Marco Polo,
Marco Polo (September 15, 1254 – January 9, 1324 at earliest, but no later than June 1325) was a trader and explorer from the Venetian Republic who gained fame for his worldwide travels, recorded in the book Il Milione ("The Million" or The Travels of Marco Polo) also known as Oriente Poliano (the Orient of the Polos) and the Description of the World.
Polo, together with his father Niccolò and his uncle Maffeo, was one of the first Westerners to travel the Silk Road to China (which he called Cathay, after the Khitan) and visit Kublai Khan, a grandson of Genghis Khan and the founder of the Yuan Dynasty.

Niccolò and Maffeo Polo leaving Constantinople for the east, in 1259.
The Polo name originally did not belong to a family of explorers, but to a family of traders. Marco Polo's father, Niccolò (also Nicolò in Venetian) and his uncle, Maffeo (also Maffio), were prosperous merchants who traded with the East. They were partners with a third brother, named Marco il vecchio (the Elder). The three brothers were all Venetian merchants who established trading posts in Constantinople, Sudak in the Crimea, and in a western part of the Mongol Empire.
In 1252, Niccolò and Maffeo left Venice for Constantinople, where they resided for several years. The two brothers lived in the Venetian quarter of Constantinople, where they enjoyed political chances and tax relief because of their country's role in establishing the Latin Empire in the Fourth Crusade of 1204. However, the family judged the political situation of the city precarious, so they decided to transfer their business northeast to Soldaia, a city in Crimea, and left Constantinople in 1259. Their decision proved wise. Constantinople was recaptured in 1261 by Michael Palaeologus, the ruler of the Empire of Nicaea, who promptly burned the Venetian quarter. Captured Venetian citizens were blinded, while many of those who managed to escape perished aboard overloaded refugee ships fleeing to other Venetian colonies in the Aegean Sea.

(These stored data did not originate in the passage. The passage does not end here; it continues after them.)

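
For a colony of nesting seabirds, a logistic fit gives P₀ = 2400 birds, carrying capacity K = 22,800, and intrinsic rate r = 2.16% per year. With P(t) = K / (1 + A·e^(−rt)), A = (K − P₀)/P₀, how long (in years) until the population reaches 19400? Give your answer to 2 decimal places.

A = (22800 − 2400)/2400 = 8.5
19400 = 22800/(1 + 8.5·e^(−0.0216t)) → 1 + 8.5·e^(−0.0216t) = 1.17526
e^(−0.0216t) = 0.020619 → t = ln(48.5)/0.0216 = 3.88156/0.0216

t ≈ 179.70 years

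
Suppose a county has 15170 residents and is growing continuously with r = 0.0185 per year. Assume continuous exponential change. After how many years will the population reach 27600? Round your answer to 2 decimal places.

27600 = 15170 · e^(0.0185·t)
t = ln(27600/15170) / 0.0185 = ln(1.81938) / 0.0185 = 0.5985 / 0.0185

t ≈ 32.35 years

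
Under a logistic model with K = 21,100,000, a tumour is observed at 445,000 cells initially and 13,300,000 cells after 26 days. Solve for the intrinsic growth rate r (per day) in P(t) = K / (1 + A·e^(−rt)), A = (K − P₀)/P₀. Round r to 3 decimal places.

r ≈ 0.168 per day

A = (21100000 − 445000)/445000 = 46.41573
13300000 = 21100000/(1 + 46.41573·e^(−r·26)) → e^(−26r) = (1.58647 − 1)/46.41573 = 0.012635
r = −ln(0.012635)/26 = 4.37128/26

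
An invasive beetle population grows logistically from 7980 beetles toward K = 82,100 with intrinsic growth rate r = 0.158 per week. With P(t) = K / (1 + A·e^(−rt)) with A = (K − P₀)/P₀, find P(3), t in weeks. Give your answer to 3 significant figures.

≈ 12,100 beetles

A = (82100 − 7980)/7980 = 9.28822
P(3) = 82100 / (1 + 9.28822·e^(−0.158·3)) = 82100 / (1 + 9.28822·0.622507)
= 82100 / 6.78198 ≈ 12105.6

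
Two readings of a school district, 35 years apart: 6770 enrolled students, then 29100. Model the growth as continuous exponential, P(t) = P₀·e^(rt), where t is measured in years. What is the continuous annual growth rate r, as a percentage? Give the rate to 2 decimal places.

29100 = 6770 · e^(r·35)
e^(35r) = 29100/6770 = 4.29838
r = ln(4.29838) / 35 = 1.45824 / 35

r ≈ 4.17% per year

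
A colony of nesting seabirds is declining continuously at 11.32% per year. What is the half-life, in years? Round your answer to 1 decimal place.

half-life ≈ 6.1 years

half-life = ln(2) / |r| = 0.69315 / 0.1132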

As their new home on the north rim of the Black Sea, Soldaia had been frequented by Venetian traders since the 12th century. The Mongol army sacked it in 1223, but the city had never been definitively conquered until 1239, when it became a part of the newly formed Mongol state known as the Golden Horde. Searching for better profits, the Polos continued their journey to Sarai, where the court of Berke Khan, the ruler of the Golden Horde, was located. At that time, the city of Sarai — already visited by William of Rubruck a few years earlier — was no more than a huge encampment, and the Polos stayed for about a year. Finally, they decided to avoid Crimea, because of a civil war between Berke and his cousin Hulagu or perhaps because of the bad relationship between Berke Khan and the Byzantine Empire. Instead, they moved further east to Bukhara, in modern day Uzbekistan, where the family lived and traded for three years.

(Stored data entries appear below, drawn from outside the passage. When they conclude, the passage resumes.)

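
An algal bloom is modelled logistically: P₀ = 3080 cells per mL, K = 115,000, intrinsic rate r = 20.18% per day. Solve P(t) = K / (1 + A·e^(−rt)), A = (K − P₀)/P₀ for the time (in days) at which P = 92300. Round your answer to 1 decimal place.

t ≈ 24.8 days

A = (115000 − 3080)/3080 = 36.33766
92300 = 115000/(1 + 36.33766·e^(−0.2018t)) → 1 + 36.33766·e^(−0.2018t) = 1.24594
e^(−0.2018t) = 0.006768 → t = ln(147.75182)/0.2018 = 4.99553/0.2018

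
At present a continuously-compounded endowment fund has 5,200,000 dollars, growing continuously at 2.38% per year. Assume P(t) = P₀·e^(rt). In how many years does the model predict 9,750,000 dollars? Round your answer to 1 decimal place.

9750000 = 5200000 · e^(0.0238·t)
t = ln(9750000/5200000) / 0.0238 = ln(1.875) / 0.0238 = 0.62861 / 0.0238

t ≈ 26.4 years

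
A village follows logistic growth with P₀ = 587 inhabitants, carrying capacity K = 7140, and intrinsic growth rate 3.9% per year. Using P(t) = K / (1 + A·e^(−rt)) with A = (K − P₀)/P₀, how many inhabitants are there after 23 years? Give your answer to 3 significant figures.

≈ 1,290 inhabitants

A = (7140 − 587)/587 = 11.16354
P(23) = 7140 / (1 + 11.16354·e^(−0.039·23)) = 7140 / (1 + 11.16354·0.407791)
= 7140 / 5.55239 ≈ 1285.93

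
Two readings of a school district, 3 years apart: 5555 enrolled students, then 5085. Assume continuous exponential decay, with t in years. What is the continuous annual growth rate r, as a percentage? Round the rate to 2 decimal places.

5085 = 5555 · e^(r·3)
e^(3r) = 5085/5555 = 0.91539
r = ln(0.91539) / 3 = -0.0884 / 3

r ≈ -2.95% per year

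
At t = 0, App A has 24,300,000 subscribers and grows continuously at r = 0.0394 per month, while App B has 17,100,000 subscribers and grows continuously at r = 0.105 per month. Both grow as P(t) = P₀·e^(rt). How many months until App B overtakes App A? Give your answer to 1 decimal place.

24300000·e^(0.0394t) = 17100000·e^(0.105t)
24300000/17100000 = e^((0.105 − 0.0394)t) → ln(1.42105) = 0.0656·t
t = 0.3514 / 0.0656

t ≈ 5.4 months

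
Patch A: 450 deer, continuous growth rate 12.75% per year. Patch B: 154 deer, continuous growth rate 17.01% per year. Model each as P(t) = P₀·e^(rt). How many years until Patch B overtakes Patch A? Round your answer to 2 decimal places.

t ≈ 25.17 years

450·e^(0.1275t) = 154·e^(0.1701t)
450/154 = e^((0.1701 − 0.1275)t) → ln(2.92208) = 0.0426·t
t = 1.07229 / 0.0426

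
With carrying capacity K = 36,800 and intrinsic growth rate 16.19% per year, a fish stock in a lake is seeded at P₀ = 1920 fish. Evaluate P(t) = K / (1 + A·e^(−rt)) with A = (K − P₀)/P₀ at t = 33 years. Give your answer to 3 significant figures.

A = (36800 − 1920)/1920 = 18.16667
P(33) = 36800 / (1 + 18.16667·e^(−0.1619·33)) = 36800 / (1 + 18.16667·0.004783)
= 36800 / 1.08689 ≈ 33858.07

≈ 33,900 fish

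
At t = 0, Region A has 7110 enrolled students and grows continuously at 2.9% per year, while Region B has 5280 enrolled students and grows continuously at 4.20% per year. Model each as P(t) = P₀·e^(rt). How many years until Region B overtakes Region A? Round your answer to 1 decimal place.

t ≈ 22.9 years

7110·e^(0.029t) = 5280·e^(0.042t)
7110/5280 = e^((0.042 − 0.029)t) → ln(1.34659) = 0.013·t
t = 0.29758 / 0.013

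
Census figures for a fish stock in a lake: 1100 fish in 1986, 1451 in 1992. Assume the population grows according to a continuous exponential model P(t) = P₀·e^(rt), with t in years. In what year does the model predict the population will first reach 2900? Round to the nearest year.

r = ln(1451/1100) / 6 = 0.27694/6 ≈ 0.046157 per year
t = ln(2900/1100) / r = 0.9694/0.046157 ≈ 21 years after 1986

year 2007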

They were invited by an envoy of Hulagu (right) to travel east to visit Kublai Khan.
In 1264, Nicolò and Maffio joined up with an embassy sent by the Ilkhan Hulagu to his brother Kublai Khan. In 1266, they reached the seat of the Kublai Khan at Dadu, present day Beijing, China.
In his book, Il Milione, Marco explains how Kublai Khan officially received the Polos and sent them back with a Mongol named Koeketei as an ambassador to the Pope. They brought with them a letter from the Khan requesting 100 educated people to come and teach Christianity and Western customs to his people and oil from the lamp of the Holy Sepulcher. The letter also contained the paiza, a golden tablet a foot long and three inches (76 mm) wide, authorizing the holder to require and obtain lodging, horses and food throughout the Kublai Khan's dominion. Koeketei left in the middle of the journey, leaving the Polos to travel alone to Ayas in the Armenian Kingdom of Cilicia. From that port city, they sailed to Saint Jean d'Acre, capital of the Kingdom of Jerusalem.
Niccolo and Maffeo Polo remitting a letter from Kubilai to Pope Gregory X in 1271.
The long sede vacante — between the death of Pope Clement IV, in 1268, and the election of Pope Gregory X, in 1271 — prevented the Polos from fulfilling Kublai’s request. As suggested by Theobald Visconti, then papal legate for the realm of Egypt, in Acre for the Ninth Crusade, the two brothers returned to Venice in 1269 or 1270, waiting for the nomination of the new Pope.